Although the grandmother prevailed on the issues of jurisdiction and enforcement, she has appealed the trial court’s order awarding her only a portion of the attorney’s fees she incurred. The father cross-appeals, asserting no personal jurisdiction. Because we find that there was no personal jurisdiction we need not address the order awarding attorney’s fees except to vacate it.

Accepting the facts alleged in the grandmother’s affidavit pertaining to personal jurisdiction as true, we conclude that Florida does not have personal jurisdiction over the father. We cannot agree with the grandmother that this child was residing in Florida as a result of the father’s “acts or directive.” If we were to hold that the father’s mere acquiescence in the child remaining in Florida would subject him to personal jurisdiction, it would violate the due process clause of the Fourteenth Amendment which requires minimum contacts. Kulko v. Superior Court of California, 436 U.S. 84, 98 S.Ct. 1690, 56 L.Ed.2d *381132 (1978)(a nonresident father was not subject to personal jurisdiction in California, in order to establish a foreign judgment of divorce, merely because he consented to the mother and children moving to California).

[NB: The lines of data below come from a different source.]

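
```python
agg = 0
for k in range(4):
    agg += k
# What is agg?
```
Trace:
  agg=0
  agg=0, k=0
  agg=1, k=1
  agg=3, k=2
  agg=6, k=3

Final answer: 6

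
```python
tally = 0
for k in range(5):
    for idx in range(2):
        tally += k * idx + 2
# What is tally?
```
Trace:
  tally=0
  tally=2, k=0, idx=0
  tally=4, k=0, idx=1
  tally=6, k=1, idx=0
  tally=9, k=1, idx=1
  tally=11, k=2, idx=0
  tally=15, k=2, idx=1
  tally=17, k=3, idx=0
  tally=22, k=3, idx=1
  tally=24, k=4, idx=0
  tally=30, k=4, idx=1

Final answer: 30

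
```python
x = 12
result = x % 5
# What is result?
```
Trace:
  x=12
  x=12, result=2

Final answer: 2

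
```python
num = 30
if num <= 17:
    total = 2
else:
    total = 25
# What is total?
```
Trace:
  num=30
  num=30, total=25

Final answer: 25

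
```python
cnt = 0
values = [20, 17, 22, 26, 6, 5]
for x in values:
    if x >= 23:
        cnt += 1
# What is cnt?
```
Trace:
  cnt=0
  cnt=0, x=20
  cnt=0, x=17
  cnt=0, x=22
  cnt=1, x=26
  cnt=1, x=6
  cnt=1, x=5

Final answer: 1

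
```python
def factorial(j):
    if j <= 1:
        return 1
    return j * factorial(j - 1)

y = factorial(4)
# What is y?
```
Call trace:
factorial(j=4)
  factorial(j=3)
    factorial(j=2)
      factorial(j=1)
      -> return 1
    -> return 2
  -> return 6
-> return 24

Final answer: 24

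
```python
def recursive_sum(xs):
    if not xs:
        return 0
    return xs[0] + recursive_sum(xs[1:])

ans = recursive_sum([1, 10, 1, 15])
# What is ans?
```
Call trace:
recursive_sum(xs=[1, 10, 1, 15])
  recursive_sum(xs=[10, 1, 15])
    recursive_sum(xs=[1, 15])
      recursive_sum(xs=[15])
        recursive_sum(xs=[])
        -> return 0
      -> return 15
    -> return 16
  -> return 26
-> return 27

Final answer: 27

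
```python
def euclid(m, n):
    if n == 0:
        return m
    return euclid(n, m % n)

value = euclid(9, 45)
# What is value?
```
Call trace:
euclid(m=9, n=45)
  euclid(m=45, n=9)
    euclid(m=9, n=0)
    -> return 9
  -> return 9
-> return 9

Final answer: 9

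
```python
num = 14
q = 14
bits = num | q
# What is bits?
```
Trace:
  num=14
  num=14, q=14
  num=14, q=14, bits=14

Final answer: 14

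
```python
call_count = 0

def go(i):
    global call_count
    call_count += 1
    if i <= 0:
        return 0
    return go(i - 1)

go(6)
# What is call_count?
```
Call trace:
go(i=6)
  go(i=5)
    go(i=4)
      go(i=3)
        go(i=2)
          go(i=1)
            go(i=0)
            -> return 0
          -> return 0
        -> return 0
      -> return 0
    -> return 0
  -> return 0
-> return 0

call_count is incremented once per call. go is entered once for each i = 6, 5, 4, 3, 2, 1, 0 (the i <= 0 call returns without recursing), i.e. 6 + 1 calls.
call_count = 7

Final answer: 7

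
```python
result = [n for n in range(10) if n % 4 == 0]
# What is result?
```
Trace:
  n=0
  n=1
  n=2
  n=3
  n=4
  n=5
  n=6
  n=7
  n=8
  n=9
  result=[0, 4, 8]

Final answer: [0, 4, 8]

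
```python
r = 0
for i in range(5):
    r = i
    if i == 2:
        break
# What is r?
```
Trace:
  r=0
  r=0, i=0
  r=1, i=1
  r=2, i=2

Final answer: 2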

Nor can we agree that the father committed a “tortious act” in Florida under our long-arm statute section 48.193(l)(b). The closest case relied on to support the proposition that the father committed a tortious act is Bell v. Tuffnell, 418 So.2d 422 (Fla. 1st DCA 1982). In that case it was alleged that the nonresident father impregnated a Florida resident in Florida and refused to pay child support. The first district held that the father was subject to long-arm jurisdiction, based on cases from other states holding that failure to pay support in a paternity case is a tortious act within the meaning of similar long-arm statutes.1 We need not decide whether we agree with Bell because it is distinguishable factually in that the father in Bell was in Florida when the child was conceived. If he had not been in Florida, the case would have been indistinguishable from Kulko.

We therefore reverse for entry of an order dismissing for lack of personal jurisdiction.

GROSS and TAYLOR, JJ. concur.

. Bell was not followed in Department of Health & Rehabilitative Services v. Wright, 489 So.2d 1148 (Fla. 2d DCA 1986) and the Florida Supreme Court approved Wright in Dept. of Health & Rehabilitative Services v. Wright, 522 So.2d 838 (Fla.1988).